Daraus ergibt sich aus unserer Sicht ein Dreiklang bei den Hilfsmaßnahmen, die wir einleiten. Herr Flosdorff hat ja sehr eindrucksvoll geschildert, dass es jetzt in einem ersten Schritt darum geht, die Notversorgung der Menschen vor Ort sicherzustellen und dabei auch die kurdischen Behörden zu unterstützen, die damit in mancherlei Hinsicht finanziell, aber auch logistisch überfordert sein könnten.

In einem zweiten Schritt geht es darum, die Menschen, die ihre Heimat durch das Vorrücken von ISIS verloren haben und die sich etwa auf kurdischem Gebiet wiederfinden, mit Unterkünften und irgendeiner Art von Infrastruktur und Logistik zu versorgen, damit sie, solange sie nicht in ihre Heimat zurückkehren können, anständig versorgt werden und leben können.

In einem dritten Schritt geht es dann darum, gemeinsam mit unseren Partnern, etwa unseren europäischen Partnern, zu überlegen, in welcher Weise man die irakischen oder die kurdischen Sicherheitskräfte befähigen kann, auf die Bedrohung durch ISIS militärisch zu reagieren.

Diese drei Stufen gehen wir jetzt an. Nicht zuletzt treffen sich die Außenminister der Europäischen Union ab heute Mittag in Brüssel, um alle diese drei Punkte miteinander zu erörtern, damit daraus ein kohärentes europäisches Ganzes wird, dass jeder Mitgliedstaat das, was er beitragen kann und was er sinnvollerweise beitragen will, weil es vor Ort gebraucht wird, beiträgt, damit der europäische Beitrag in diesen drei Punkten ein nützlicher ist für die Menschen vor Ort und für diejenigen, die sich ISIS zur Wehr setzen.

Zusatz : Ich hatte noch nach den Kriterien für Waffenlieferungen gefragt.

StS Seibert: Grundsätzlich gehen wir restriktiv vor. Wir gehen ganz besonders bei Lieferungen von Rüstungsgegenständen in Krisengebiete restriktiv vor. Wenn Sie jetzt einige Stichworte hören wollen, die eine Rolle dabei spielen, wenn eine Bundesregierung überlegt, ob sie eine Ausnahme von dieser restriktiven Haltung macht, dann sind da die sicherheitspolitischen Überlegungen zu nennen. Dann ist auch die Frage zu nennen, ob eine mögliche Lieferung von Rüstungsgegenständen einen Konflikt verschärfen oder ob sie ihn möglicherweise entschärften helfen könnte. Das ist immer eine wichtige Überlegung. Das sind jetzt grundsätzliche Stichworte, die da immer ins Spiel kommen, Überlegungen, die wir jetzt im Zusammenhang mit dem Nordirak anstellen. Ich denke, das wird sich am ehesten dann erklären lassen, wenn wir wissen, ob es zu solchen Lieferungen kommt, welcher Art die sind und an wen die gehen.

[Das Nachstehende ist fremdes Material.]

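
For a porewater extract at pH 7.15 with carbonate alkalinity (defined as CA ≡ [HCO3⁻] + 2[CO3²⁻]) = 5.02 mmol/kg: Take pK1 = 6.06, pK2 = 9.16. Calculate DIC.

CA = [HCO3⁻] + 2[CO3²⁻] = (α₁ + 2α₂)·DIC
At pH 7.15: [H⁺]/K1 = 10^-1.09 = 0.081283, K2/[H⁺] = 10^-2.01 = 0.0097724
α₁ = 1/(1 + 0.081283 + 0.0097724) = 1/1.0911 = 0.9165; α₂ = α₁·K2/[H⁺] = 0.008957
α₁ + 2α₂ = 0.9345
DIC = CA / (α₁ + 2α₂) = 5.02 / 0.9345 = 5.37 mmol/kg

DIC = 5.37 mmol/kg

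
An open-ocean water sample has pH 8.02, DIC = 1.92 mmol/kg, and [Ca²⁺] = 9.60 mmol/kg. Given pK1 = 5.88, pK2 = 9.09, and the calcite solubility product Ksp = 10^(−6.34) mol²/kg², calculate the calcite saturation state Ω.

α₂ = 1 / (1 + [H⁺]/K2 + [H⁺]²/(K1K2)) = 1 / (1 + 10^+1.07 + 10^-1.07)
   = 1 / (1 + 11.749 + 0.085114) = 1/12.834 = 0.07792
[CO3²⁻] = α₂ × DIC = 0.07792 × 1.92 = 0.1496 mmol/kg
Ksp = 10^(−6.34) = 4.571×10^-7
Ω = [Ca²⁺][CO3²⁻]/Ksp = (9.60×10^-3)(1.496×10^-4) / 4.571×10^-7 = 3.14

Ω = 3.14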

Frage : Herr Flosdorff, Ihre Ministerin hat bei der Verabschiedung der Maschinen gesagt: Natürlich ist das erst der Anfang. - Sie haben das eben ein bisschen skizziert, aber doch gebremst. Aber wenn Ihre Ministerin einen solchen Satz sagt, dann klingt das ja geradezu, als wenn dann noch eine Welle kommen würde. Insofern würde ich Sie bitten, das vielleicht noch ein bisschen auszufüllen.

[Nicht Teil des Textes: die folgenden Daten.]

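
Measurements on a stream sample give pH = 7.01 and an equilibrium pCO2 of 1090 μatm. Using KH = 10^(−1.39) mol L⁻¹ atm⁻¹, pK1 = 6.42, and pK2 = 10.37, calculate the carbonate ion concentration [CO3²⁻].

[CO3²⁻] = 0.0754 μmol/L

[CO2*] = KH · pCO2 = 10^(−1.39) × 1090×10^-6 = 4.440×10^-5 mol/L
α₀ = 1/(1 + K1/[H⁺] + K1K2/[H⁺]²) = 1/(1 + 10^+0.59 + 10^-2.77) = 0.2044
DIC = [CO2*]/α₀ = 4.440×10^-5 / 0.2044 = 0.2172 mmol/L
[CO3²⁻] = α₂·DIC; α₂ = 0.0003471, so [CO3²⁻] = 0.0003471 × 0.2172 = 7.54×10^-5 mmol/L = 0.0754 μmol/L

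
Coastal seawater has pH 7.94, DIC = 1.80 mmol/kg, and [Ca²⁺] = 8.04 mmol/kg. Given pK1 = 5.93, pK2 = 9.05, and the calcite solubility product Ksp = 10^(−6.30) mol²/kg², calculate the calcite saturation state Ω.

α₂ = 1 / (1 + [H⁺]/K2 + [H⁺]²/(K1K2)) = 1 / (1 + 10^+1.11 + 10^-0.90)
   = 1 / (1 + 12.882 + 0.12589) = 1/14.008 = 0.07139
[CO3²⁻] = α₂ × DIC = 0.07139 × 1.80 = 0.1285 mmol/kg
Ksp = 10^(−6.30) = 5.012×10^-7
Ω = [Ca²⁺][CO3²⁻]/Ksp = (8.04×10^-3)(1.285×10^-4) / 5.012×10^-7 = 2.06

Ω = 2.06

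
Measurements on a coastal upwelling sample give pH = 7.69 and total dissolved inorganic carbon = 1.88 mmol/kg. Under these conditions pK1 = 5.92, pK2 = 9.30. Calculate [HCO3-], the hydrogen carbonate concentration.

α₁ = 1 / (1 + [H⁺]/K1 + K2/[H⁺]) = 1 / (1 + 10^-1.77 + 10^-1.61)
   = 1 / (1 + 0.016982 + 0.024547) = 1/1.0415 = 0.9601
[HCO3⁻] = α₁ × DIC = 0.9601 × 1.88 = 1.81 mmol/kg

[HCO3⁻] = 1.81 mmol/kg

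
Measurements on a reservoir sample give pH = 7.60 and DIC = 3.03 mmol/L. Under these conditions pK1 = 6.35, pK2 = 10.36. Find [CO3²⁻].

α₂ = 1 / (1 + [H⁺]/K2 + [H⁺]²/(K1K2)) = 1 / (1 + 10^+2.76 + 10^+1.51)
   = 1 / (1 + 575.44 + 32.359) = 1/608.80 = 0.001643
[CO3²⁻] = α₂ × DIC = 0.001643 × 3.03 = 0.00498 mmol/L = 4.98 μmol/L

[CO3²⁻] = 4.98 μmol/L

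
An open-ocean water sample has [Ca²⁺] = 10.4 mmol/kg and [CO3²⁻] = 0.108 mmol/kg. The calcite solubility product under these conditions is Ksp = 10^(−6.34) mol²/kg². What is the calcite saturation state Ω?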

Bei dieser Gelegenheit möchte ich daran erinnern: Am Mittwoch haben Sie gesagt: Wir prüfen und planen, nichts ist entschieden. - Gestern, am späten Nachmittag kam dann die Meldung über diese Flüge. Offenbar sind die Vorbereitungen im Hintergrund doch schon weiter gediehen, als man aufgrund Ihrer Angaben vermuten könnte.

Flosdorff: Zu dieser Lage lässt sich grundsätzlich Folgendes sagen: Die dramatische Verschlechterung der Sicherheitslage im Irak zieht sich schon seit einigen Wochen und Monaten hin und hat eine Dynamik. Sowohl die Sicherheitskräfte der irakischen Regierung als auch die Amerikaner haben schon geäußert, dass man sich da auf einen längeren Konflikt einrichtet, dass es weiterhin eine schwierige Situation sein wird, sie sich nicht von heute auf morgen auflösen wird. Genauso richtet sich das Verteidigungsministerium darauf ein, dass weiter Hilfslieferungen nötig sein werden, und plant auch entsprechend die Logistik. Wir versuchen uns dort den Gegebenheiten anzupassen, die sich in den nächsten Tagen und Wochen entwickeln.

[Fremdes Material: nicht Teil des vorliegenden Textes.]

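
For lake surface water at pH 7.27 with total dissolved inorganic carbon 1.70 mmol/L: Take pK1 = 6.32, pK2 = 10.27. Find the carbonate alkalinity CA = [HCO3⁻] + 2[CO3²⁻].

CA = 1.53 mmol/L

CA = [HCO3⁻] + 2[CO3²⁻] = (α₁ + 2α₂)·DIC
At pH 7.27: [H⁺]/K1 = 10^-0.95 = 0.11220, K2/[H⁺] = 10^-3.00 = 0.0010000
α₁ = 1/(1 + 0.11220 + 0.0010000) = 1/1.1132 = 0.8983; α₂ = α₁·K2/[H⁺] = 0.0008983
α₁ + 2α₂ = 0.9001
CA = 0.9001 × 1.70 = 1.53 mmol/L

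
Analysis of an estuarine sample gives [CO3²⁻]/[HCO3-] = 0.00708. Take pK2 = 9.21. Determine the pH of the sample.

pH = 7.06

From K2 = [H⁺][CO3²⁻]/[HCO3-]:  pH = pK2 + log₁₀([CO3²⁻]/[HCO3-])
log₁₀(0.00708) = -2.150
pH = 9.21 + (-2.150) = 7.06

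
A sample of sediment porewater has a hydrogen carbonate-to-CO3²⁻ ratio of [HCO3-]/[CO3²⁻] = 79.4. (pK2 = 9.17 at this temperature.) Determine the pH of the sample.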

Was die Prüfungen und Planungen angeht, kann ich nur meine Worte von Mittwoch wiederholen. Es geht um vielerlei Fragen, die alle parallel geprüft werden müssen. Was die rechtlichen und politischen Fragen angeht, ist es sicherlich deutlich einfacher. Man kann schneller Hilfslieferungen humanitärer Art dorthin verbringen. Da sind dann vor allem logistische Fragen zu klären, aber auch die Frage der Überflugrechte, der Landerechte, der Sicherheitslage vor Ort: Wie sieht die Situation dort gerade aus? Mit welchem Flugzeug kann man dort landen? Dann stellt sich die Frage, wie viel und in welcher Zeit man etwas dorthin bringen kann.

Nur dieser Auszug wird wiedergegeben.